82Rb-PET/CT also helps gauge the incidence of major adverse cardiac events (MACE) such as cardiac death, myocardial infarction, revascularization or hospitalization for cardiac-related event. In a study on patients with known or suspected CAD who underwent both a rest and adenosine stress cardiac 82Rb PET/CT, annualized MACE rate was higher in those with ischemia compared to those without ischemia (60% vs. 8%). Those with lowest myocardial flow reserve (MFR) tertile (MFR<1.7) had higher MACE rate than the two highest tertiles (44% vs. 9% and 12%).[10] Cross sectional area (CSA) measurement with computed tomography angiography (CTA) of ≤1.35 mm2 has a sensitivity of 91% and specificity of 54% for predicting 82Rb MFR < 2; and a sensitivity of 64% and a specificity of 91% for predicting severely impaired 82Rb MFR (< 1.5).[11]

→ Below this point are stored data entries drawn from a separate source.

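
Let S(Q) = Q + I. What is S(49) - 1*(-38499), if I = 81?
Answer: 38629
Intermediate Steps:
S(Q) = 81 + Q (S(Q) = Q + 81 = 81 + Q)
S(49) - 1*(-38499) = (81 + 49) - 1*(-38499) = 130 + 38499 = 38629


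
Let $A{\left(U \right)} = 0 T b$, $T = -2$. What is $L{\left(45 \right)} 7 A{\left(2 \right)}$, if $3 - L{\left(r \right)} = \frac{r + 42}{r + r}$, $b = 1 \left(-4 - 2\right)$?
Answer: $0$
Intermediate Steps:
$b = -6$ ($b = 1 \left(-6\right) = -6$)
$A{\left(U \right)} = 0$ ($A{\left(U \right)} = 0 \left(-2\right) \left(-6\right) = 0 \left(-6\right) = 0$)
$L{\left(r \right)} = 3 - \frac{42 + r}{2 r}$ ($L{\left(r \right)} = 3 - \frac{r + 42}{r + r} = 3 - \frac{42 + r}{2 r}$)
$L{\left(45 \right)} 7 A{\left(2 \right)} = \left(\frac{5}{2} - \frac{21}{45}\right) 7 \cdot 0 = \left(\frac{5}{2} - \frac{7}{15}\right) 0 = \frac{61}{30} \cdot 0 = 0$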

82Rb is easily available, has a fixed cost, enables high patient throughput with faster and easier qualitative evaluation of MBF and can be scheduled in emergencies unlike 13N ammonia. Although 13N ammonia may get better resolution than 82Rb (owing to lower mean positron range), the logistical burden of coordination and the requirement of an onsite cyclotron apart from necessitating synchronization by numerous staff may limit its use.[12] 15O-water also has high patient throughput, very low radiation burden and is generally considered a better MBF tracer (metabolically inert, freely diffusible, complete first-pass extraction and absence of washout in scar tissue) but it has low contrast between myocardium and blood in dynamic images (low signal-to-noise ratios of scans) and requires kinetic analysis and an on-site cyclotron.[13]

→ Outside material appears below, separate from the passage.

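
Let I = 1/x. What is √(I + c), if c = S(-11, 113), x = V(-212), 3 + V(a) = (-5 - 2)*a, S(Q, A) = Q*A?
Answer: I*√2726346242/1481 ≈ 35.256*I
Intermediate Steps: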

82Rb is not without limitations. Being an uptake tracer, it might not differentiate between viable myocardium and scar tissue. Its low uptake and that it is not linearly dependent on MBF may lead to underestimation of MBF warranting high correction factors. These correction factors extrapolated from animal models may be inaccurate in humans and they may also increase noise levels. Additionally active uptake by the cell, might cause the several pathophysiological processes influence 82Rb.[13] Concerns of contamination with radioactive elements have also been raised against 82Rb especially after the documented incident of radiation exposure of about 90 mSv (normally 2.8 mSv) in two patients. Investigation pointed to contamination of 82Rb (CardioGen-82) with strontium (82Sr and 85Sr).[14] Although it may be an isolated event, better/reliable generator performance and monitoring for such radiation activity are warranted.

82Rb PET is certainly an invaluable tool in tracking CAD and guiding therapeutic management for risk minimization.